Graduates of the Criminal Justice program may find employment within city, county, private, and state agencies who are involved with the enforcement of laws, the investigation of criminal acts, corrections, and probation. Positions are also available in the private industry where security and loss prevention are paramount. Some graduates will continue to pursue a bachelor’s degree, which expands the employment market to include federal agencies and state agencies.
The qualities that a person should have to be successful include keen powers of observation, mental alertness, emotional stability, ability to work within prescribed rules and regulations, and the ability to handle responsibility and discipline. As the field of criminal justice becomes more sophisticated and complex, advanced training and education become more critical. The two‐year curriculum includes courses in forensic science, juvenile delinquency, drugs and narcotics, family violence, criminal and constitutional law, criminology, and criminal investigations.
INDIVIDUALS WITH A FELONY AND/OR DOMESTIC VIOLENCE CONVICTION OR DRUG CONVICTIONS MAY EXPERIENCE DIFFICULTY GAINING EMPLOYMENT IN THE CRIMINAL JUSTICE FIELD. Students with misdemeanor convictions should seek advice from an advisor in the Criminal Justice program.

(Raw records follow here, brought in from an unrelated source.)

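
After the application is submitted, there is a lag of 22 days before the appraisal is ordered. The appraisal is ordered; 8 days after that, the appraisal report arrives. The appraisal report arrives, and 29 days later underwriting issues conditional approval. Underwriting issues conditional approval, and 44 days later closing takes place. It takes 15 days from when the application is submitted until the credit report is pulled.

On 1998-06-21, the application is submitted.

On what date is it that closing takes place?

1998-10-02

The application is submitted: Jun 21, 1998.
The appraisal is ordered: Jun 21, 1998 + 22 days = Jul 13, 1998.
The appraisal report arrives: Jul 13, 1998 + 8 days = Jul 21, 1998.
Underwriting issues conditional approval: Jul 21, 1998 + 29 days = Aug 19, 1998.
Closing takes place: Aug 19, 1998 + 44 days = Oct 2, 1998.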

A fingerprint check is required for CRMJ 2190 Practicum and Seminar.
The Associate of Applied Science degree is awarded for the completion of this program.
Program Learning Outcomes
By the end of the Associate Degree program students will be able to:
- Apply the core criminal justice foundation concepts of juvenile justice, criminology, constitutional law, corrections, private security, and U.S. Judicial and Criminal Justice systems in solving and defending logical arguments and applications in the field.
- Demonstrate the ability to communicate effectively in writing and speech.
- Demonstrate well‐developed analytical and problem solving skills.
- Demonstrate proper standards of criminal justice professionalism, morals and ethics.